2. Illness Symptoms (see Health Risks above)
Let me preface this section by saying that we are water treatment professionals-not doctors. If you have medical concerns, by all means, please consult with your doctor if you have health related issues.
Having said that I will also say that drinking clean, contaminant free drinking water is a no-brainer when it comes to living a healthy life.
About 2 years ago my wife and I started noticing some fairly uncomfortable and frustrating digestive issues (I’ll spare you the colorful details). The symptoms seemed to hit us both at almost the same exact time and went on for several weeks.
Being a water treatment professional the first and most obvious thing that made me suspicious was our home’s drinking water. So, I tested our well water.
Sure enough, we had bacteria!
Obviously, working in the water treatment industry, Chlorination was my knee-jerk instinct to try and solve our problems. It proved to be a correct instinct.
Within days of chlorinating and re-testing our water, both of our unpleasant symptoms quickly began to dissipate. The issues never returned for either of us.
Coincidence you might ask? Maybe so, since neither of us ended up visiting a doctor for testing (I know…I should take my own advise) we will never know for sure. But, seeing what I see on a daily basis associated with poor drinking water quality, I would definitely lean toward the “my drinking water was the cause” side of the fence!

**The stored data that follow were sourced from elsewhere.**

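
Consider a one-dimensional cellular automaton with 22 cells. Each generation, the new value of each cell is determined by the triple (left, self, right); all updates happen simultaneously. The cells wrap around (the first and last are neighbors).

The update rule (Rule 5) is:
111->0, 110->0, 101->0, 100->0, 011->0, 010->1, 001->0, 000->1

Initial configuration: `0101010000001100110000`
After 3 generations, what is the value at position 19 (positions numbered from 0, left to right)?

0101010111100000000111
0101010000001111110000
0101010111100000000111
position 19 holds 1

1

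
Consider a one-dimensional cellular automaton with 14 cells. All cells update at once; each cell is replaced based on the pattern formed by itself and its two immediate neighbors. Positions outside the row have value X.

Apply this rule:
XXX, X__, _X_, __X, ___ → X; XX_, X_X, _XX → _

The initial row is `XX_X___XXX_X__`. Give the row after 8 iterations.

X__XXXX_X__XXX
_XX_XX__XXX_XX
______XX_X___X
XXXXXX___XXXX_
XXXXX_XXX_XX__
XXXX___X____XX
XXX_XXXXXXXX_X
XX___XXXXXX___

XX___XXXXXX___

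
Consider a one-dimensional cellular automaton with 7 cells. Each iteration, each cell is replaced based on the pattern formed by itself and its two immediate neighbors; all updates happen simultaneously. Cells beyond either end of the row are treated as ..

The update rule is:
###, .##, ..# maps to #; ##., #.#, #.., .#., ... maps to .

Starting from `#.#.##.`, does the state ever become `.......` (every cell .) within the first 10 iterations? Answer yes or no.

yes

....#..
...#...
..#....
.#.....
#......
.......
all cells are . at iteration 6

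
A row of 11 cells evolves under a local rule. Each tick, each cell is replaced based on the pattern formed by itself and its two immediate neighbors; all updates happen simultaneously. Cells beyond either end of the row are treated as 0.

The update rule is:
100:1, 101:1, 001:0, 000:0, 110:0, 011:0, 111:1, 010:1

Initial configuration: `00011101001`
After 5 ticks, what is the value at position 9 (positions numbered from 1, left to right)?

tick 1: 00001011101
tick 2: 00001101011
tick 3: 00000011100
tick 4: 00000001010
tick 5: 00000001111
position 9 holds 1

1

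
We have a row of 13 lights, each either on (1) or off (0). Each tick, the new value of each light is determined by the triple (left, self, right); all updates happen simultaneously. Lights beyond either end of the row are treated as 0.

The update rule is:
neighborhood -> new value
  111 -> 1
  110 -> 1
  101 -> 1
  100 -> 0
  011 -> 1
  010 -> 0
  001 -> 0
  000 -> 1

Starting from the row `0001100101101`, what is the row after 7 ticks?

1101100011110
1111101011110
1111110111110
1111111111110
1111111111110  (fixed point — unchanged through tick 7)

1111111111110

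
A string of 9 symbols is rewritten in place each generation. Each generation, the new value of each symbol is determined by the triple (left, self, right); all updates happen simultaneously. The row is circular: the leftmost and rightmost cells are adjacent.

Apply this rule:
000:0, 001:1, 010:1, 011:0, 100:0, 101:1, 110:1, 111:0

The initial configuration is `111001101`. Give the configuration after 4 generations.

100010011

001010110
011111010
100001110
100010011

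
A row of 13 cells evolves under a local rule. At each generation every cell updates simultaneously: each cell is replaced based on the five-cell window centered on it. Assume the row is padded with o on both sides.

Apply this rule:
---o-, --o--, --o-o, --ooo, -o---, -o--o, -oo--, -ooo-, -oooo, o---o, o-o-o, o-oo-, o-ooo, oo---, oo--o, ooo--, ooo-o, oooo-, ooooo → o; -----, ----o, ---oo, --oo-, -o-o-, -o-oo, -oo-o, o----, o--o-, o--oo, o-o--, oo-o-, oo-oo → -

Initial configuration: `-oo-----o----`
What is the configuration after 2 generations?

-ooo---ooo---
-ooooo-ooooo-

-ooooo-ooooo-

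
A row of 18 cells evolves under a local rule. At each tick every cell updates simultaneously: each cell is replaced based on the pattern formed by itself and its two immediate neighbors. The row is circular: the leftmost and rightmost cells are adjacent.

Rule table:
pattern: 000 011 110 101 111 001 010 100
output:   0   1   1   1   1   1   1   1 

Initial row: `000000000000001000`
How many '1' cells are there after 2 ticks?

5

000000000000011100
000000000000111110
count of 1: 5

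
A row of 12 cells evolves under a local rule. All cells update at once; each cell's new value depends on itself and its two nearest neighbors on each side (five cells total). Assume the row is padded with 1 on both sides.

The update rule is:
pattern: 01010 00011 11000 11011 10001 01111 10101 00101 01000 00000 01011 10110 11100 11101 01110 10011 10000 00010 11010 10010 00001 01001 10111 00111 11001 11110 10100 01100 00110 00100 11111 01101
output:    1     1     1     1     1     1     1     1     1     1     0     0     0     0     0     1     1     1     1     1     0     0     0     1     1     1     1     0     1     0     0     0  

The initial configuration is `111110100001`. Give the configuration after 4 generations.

generation 1: 000101111011
generation 2: 111100110101
generation 3: 001011101100
generation 4: 111000010011

111000010011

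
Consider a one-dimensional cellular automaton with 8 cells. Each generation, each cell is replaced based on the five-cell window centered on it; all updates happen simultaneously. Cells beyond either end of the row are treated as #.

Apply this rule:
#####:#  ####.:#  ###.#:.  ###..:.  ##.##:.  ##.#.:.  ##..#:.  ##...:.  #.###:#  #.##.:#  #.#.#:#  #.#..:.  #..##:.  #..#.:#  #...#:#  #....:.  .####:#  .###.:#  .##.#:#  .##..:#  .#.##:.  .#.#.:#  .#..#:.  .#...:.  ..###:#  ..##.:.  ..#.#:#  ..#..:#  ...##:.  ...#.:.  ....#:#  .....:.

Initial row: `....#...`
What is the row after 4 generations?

.####...

..#.#.#.
.######.
.#####..
.####...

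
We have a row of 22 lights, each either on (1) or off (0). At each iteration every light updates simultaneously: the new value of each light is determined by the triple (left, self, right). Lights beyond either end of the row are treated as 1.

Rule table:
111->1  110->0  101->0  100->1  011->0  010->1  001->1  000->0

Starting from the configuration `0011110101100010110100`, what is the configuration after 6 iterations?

iteration 1: 1101100100010110000111
iteration 2: 1000011110110001001011
iteration 3: 0100101100001011111001
iteration 4: 0111100010011001110110
iteration 5: 0011010111100110100000
iteration 6: 1100010011011000110001

1100010011011000110001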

3. Chlorination during your Annual Water Test
When was the last time you tested your family’s drinking water? Was it 1 year ago, 2 years, 3…maybe never???
If you fall into the latter category of never, don’t beat yourself up too badly. It’s amazing how few people are aware that they need to consider this question. Prior to working in the water treatment industry I had never even thought about doing a water test for my own home, other than the one that was performed by my home inspector at the time of sale.
I figured: “Hey, it passed with flying colors 3 years ago-why would I need to do it again?”
The truth is that water supplies can change…in some cases quite frequently. A number of factors can greatly influence a well’s water quality that most of us wouldn’t even think about.
- Rain accumulation, drought and water table levels effect most private well water supplies
- The underground “upstream” sources that feed our wells can literally change on a daily basis
- Well casings and underground supply lines can become damaged allowing bacterial contaminants to enter our home’s water supplies
- Nearby construction, blasting, “fracking”, agricultural run-off and other environmental disturbances can contaminate our well water-thus turning a once reliable and healthy water supply into a potentially dangerous source of life support, without us even knowing it.
Water Testing and Chlorination doesn’t have to be an “after the fact” step.
According to The EPA http://water.epa.gov/drink/info/well/whatyoucando.cfm you should test your well water for bacteria and other potentially harmful contaminants at least once per year.
We feel this is extremely sound advice.
In fact, many of the clients we work with take things to the next level and chlorinate their well water every 1-2 years, regardless of test results.
After many of these homeowners have gone through significant personal and/or health related issues as a result of bacterial contamination they would simply rather prevent a problem from happening now, before it has a chance to become a problem down the road.
Remember when mom used to say “better safe than sorry?”
Looking back, maybe mom really did know what was best for us after all!